Vance was also pleased with the end result. “I think a lot of things the characters say in the movie come from conversations Kevin and I had with the writers, editors, and director. It was really thrilling to see that come through,” he said. “I had high hopes, and most of those hopes have been realized.”

A primary concern was how the filmmakers would deal with the very real issue of Europa’s highly radiated, and therefore uninhabitable, surface.

“Kevin and I both agreed on this very vehemently—there was no way to have things walking around on the surface . . . The interior makes a much better habitat,” said Vance. “The filmmakers turned around and made radiation a driving point in the plot.”

Vance described the film as a “cautionary tale” for future Europa missions.
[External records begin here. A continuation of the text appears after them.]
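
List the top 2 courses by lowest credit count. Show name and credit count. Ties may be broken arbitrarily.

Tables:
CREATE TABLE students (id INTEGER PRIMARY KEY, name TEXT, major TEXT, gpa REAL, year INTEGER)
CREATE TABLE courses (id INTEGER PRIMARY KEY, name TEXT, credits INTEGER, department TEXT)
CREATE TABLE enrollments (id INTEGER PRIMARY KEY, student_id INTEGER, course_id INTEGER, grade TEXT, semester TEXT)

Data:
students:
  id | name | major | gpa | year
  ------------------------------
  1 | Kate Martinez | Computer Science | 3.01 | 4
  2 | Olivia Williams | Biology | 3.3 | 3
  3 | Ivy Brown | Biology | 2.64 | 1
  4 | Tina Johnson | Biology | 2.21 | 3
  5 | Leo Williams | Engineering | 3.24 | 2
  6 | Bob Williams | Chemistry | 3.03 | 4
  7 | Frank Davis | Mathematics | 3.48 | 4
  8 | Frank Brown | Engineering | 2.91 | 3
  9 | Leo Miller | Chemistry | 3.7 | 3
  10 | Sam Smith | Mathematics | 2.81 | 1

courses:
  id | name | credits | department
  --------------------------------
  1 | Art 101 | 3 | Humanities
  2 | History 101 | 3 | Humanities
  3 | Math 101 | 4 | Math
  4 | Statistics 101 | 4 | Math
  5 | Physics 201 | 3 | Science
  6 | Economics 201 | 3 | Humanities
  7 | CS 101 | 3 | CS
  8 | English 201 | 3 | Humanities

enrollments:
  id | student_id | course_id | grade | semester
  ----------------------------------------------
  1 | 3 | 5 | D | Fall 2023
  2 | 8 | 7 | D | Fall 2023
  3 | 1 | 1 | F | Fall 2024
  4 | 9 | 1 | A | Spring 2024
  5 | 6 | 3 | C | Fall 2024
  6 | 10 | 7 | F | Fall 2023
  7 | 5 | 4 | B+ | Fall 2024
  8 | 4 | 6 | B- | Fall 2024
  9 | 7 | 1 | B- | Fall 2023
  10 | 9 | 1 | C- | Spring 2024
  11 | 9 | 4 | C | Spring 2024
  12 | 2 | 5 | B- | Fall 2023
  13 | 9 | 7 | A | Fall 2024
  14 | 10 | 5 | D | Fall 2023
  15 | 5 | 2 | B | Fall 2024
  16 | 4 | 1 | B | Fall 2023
SELECT name, credits FROM courses ORDER BY credits ASC LIMIT 2

Execution result:
name | credits
Art 101 | 3
History 101 | 3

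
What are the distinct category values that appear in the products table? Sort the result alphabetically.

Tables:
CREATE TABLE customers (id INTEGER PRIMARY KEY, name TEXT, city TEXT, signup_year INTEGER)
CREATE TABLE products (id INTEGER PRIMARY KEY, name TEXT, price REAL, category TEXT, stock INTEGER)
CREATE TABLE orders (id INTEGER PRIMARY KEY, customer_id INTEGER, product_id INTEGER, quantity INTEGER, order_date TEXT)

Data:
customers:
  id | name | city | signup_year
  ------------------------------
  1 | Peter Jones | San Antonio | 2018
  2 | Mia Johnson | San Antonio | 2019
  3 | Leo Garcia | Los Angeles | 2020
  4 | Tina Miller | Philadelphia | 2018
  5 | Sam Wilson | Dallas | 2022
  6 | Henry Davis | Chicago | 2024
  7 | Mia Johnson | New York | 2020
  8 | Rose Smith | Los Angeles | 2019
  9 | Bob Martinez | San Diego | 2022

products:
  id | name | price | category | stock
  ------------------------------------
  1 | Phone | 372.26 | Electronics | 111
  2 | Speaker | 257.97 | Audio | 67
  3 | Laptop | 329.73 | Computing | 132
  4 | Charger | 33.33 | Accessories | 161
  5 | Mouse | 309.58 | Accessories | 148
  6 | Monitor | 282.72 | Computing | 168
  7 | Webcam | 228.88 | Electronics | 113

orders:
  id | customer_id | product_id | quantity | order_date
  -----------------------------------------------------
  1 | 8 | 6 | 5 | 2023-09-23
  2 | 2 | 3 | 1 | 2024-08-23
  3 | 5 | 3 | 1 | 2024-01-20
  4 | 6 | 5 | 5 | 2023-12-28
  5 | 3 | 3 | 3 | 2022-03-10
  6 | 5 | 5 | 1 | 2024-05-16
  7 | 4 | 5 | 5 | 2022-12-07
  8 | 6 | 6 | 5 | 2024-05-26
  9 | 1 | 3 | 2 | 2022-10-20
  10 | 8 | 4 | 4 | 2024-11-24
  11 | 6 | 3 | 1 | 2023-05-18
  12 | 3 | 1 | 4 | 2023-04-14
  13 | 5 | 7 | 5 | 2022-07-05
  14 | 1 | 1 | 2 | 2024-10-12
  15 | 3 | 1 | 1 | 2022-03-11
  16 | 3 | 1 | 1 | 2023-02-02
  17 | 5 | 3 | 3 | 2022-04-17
SELECT DISTINCT category FROM products ORDER BY category

Execution result:
category
Accessories
Audio
Computing
Electronics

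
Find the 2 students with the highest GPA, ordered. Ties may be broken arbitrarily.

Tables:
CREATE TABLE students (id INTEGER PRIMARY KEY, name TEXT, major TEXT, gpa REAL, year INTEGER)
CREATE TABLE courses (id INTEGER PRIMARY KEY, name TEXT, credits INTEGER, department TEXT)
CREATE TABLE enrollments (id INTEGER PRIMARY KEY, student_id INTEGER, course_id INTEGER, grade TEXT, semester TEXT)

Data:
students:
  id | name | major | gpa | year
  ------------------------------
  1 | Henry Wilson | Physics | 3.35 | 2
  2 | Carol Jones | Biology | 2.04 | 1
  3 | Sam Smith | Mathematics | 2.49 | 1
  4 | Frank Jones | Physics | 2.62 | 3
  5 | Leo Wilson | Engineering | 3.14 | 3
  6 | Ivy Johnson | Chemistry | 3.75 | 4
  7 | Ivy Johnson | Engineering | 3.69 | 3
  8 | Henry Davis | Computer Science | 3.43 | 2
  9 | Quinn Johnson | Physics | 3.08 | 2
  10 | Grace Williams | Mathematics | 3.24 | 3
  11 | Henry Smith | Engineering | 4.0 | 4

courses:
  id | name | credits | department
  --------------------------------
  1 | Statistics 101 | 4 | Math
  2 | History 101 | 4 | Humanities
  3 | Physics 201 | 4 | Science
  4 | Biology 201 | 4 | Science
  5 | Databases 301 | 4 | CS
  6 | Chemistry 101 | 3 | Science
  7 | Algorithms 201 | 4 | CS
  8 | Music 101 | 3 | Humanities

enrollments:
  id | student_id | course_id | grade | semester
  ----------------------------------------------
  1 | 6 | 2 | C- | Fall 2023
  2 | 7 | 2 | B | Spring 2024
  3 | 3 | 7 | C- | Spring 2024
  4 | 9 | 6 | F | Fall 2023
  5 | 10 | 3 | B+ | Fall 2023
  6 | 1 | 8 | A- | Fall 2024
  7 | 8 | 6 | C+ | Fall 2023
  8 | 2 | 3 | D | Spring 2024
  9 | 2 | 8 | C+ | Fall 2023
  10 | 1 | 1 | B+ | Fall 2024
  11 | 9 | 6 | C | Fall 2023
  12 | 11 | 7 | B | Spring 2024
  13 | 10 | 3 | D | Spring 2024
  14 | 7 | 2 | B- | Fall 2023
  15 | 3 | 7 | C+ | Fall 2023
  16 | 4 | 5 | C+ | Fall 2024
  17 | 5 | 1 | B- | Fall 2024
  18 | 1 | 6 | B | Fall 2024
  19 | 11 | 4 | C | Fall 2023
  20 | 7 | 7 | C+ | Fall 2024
SELECT name, gpa FROM students ORDER BY gpa DESC LIMIT 2

Execution result:
name | gpa
Henry Smith | 4.00
Ivy Johnson | 3.75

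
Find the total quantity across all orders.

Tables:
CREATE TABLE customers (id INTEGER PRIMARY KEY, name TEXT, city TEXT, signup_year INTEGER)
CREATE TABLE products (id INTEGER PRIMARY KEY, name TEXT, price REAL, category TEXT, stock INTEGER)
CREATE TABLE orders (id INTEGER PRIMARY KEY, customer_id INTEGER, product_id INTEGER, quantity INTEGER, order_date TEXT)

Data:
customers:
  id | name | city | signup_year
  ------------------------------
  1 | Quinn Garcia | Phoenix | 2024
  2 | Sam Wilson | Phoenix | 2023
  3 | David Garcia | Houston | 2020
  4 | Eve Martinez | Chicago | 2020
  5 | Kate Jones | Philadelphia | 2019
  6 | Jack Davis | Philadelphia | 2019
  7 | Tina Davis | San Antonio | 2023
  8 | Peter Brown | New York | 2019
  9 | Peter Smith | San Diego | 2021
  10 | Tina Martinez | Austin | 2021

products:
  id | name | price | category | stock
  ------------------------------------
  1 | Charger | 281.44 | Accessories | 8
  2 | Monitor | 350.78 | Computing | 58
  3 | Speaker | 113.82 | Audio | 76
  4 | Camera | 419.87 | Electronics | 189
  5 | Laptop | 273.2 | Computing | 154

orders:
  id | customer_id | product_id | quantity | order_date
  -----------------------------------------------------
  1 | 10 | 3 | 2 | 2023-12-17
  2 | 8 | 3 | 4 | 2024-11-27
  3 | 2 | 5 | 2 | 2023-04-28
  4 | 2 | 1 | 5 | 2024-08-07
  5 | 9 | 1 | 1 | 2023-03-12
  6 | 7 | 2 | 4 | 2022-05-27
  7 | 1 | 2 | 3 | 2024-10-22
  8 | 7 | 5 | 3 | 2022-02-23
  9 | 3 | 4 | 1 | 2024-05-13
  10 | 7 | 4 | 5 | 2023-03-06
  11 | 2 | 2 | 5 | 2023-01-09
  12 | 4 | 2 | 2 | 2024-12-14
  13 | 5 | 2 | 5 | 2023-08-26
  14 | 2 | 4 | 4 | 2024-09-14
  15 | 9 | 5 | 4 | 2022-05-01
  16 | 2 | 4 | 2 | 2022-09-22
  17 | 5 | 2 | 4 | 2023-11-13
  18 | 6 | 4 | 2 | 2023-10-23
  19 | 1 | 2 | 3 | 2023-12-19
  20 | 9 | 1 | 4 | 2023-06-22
SELECT SUM(quantity) FROM orders

Execution result:
65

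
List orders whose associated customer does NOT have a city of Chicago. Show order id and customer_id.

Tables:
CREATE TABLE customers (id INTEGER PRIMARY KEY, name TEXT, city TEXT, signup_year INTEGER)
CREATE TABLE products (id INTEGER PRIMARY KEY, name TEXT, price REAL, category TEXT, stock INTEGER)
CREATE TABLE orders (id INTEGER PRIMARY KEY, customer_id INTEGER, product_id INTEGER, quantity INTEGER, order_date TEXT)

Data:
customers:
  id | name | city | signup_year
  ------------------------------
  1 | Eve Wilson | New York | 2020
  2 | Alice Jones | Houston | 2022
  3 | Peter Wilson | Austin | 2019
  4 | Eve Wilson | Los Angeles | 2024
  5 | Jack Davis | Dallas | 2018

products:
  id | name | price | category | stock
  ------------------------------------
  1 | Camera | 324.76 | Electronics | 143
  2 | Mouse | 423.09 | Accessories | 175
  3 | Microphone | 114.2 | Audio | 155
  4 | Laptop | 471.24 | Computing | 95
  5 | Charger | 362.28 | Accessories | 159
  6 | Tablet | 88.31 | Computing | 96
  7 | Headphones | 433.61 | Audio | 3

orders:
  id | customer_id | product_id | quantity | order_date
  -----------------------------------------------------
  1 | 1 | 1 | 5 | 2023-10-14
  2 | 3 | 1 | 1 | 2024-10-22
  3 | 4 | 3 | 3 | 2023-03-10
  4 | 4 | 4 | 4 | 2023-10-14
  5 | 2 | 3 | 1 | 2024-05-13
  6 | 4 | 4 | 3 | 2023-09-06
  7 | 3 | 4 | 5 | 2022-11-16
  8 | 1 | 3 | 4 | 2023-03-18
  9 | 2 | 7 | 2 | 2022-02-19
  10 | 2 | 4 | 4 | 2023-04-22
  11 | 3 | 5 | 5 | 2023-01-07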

Although a manned mission to Europa is not in the foreseeable future, the European Space Agency is planning a 2022 launch of the Jupiter Icy Moon Explorer (JUICE) spacecraft that will observe Europa—and Jupiter’s other moons—in more detail. Additionally, NASA is exploring the logistics of launching a spacecraft into Jupiter’s orbit called the Europa Clipper, a mission concept to investigate Europa’s habitability by determining the thickness of its ice shell and providing high-resolution mapping of its complex surface geology, among other goals.

Vance emphasized that any future mission would focus heavily on the guiding principle of planetary protection, which aims to prevent the biological contamination of both the celestial body and Earth.

“Protection protocols currently require a 24-hour heat sterilization treatment of any parts that come near a body like Europa.  Anywhere there’s a good chance of materials coming into contact with habitable regions within less than ten thousand years, the requirements would be even stricter,” he said. “It’s not a big stretch to suppose that the Europa One mission called for the drilling setup and spacesuits to be so treated, but even that might not be enough to avoid contamination by human activities at the surface. This is a question that NASA takes very seriously.”

Although some are criticizing the movie for falling short of its trailer intrigue, Vance holds that the film does succeed in portraying Europa as an observation-rich environment and is optimistic that the faraway moon could, indeed, harbor life.

“When I think of life on Europa I’m pretty modest in my expectations,” he said. “If it’s there, it’s going to be microbial. But that being said, if there’s abundant energy on Europa, perhaps there is the ability to support larger organisms.”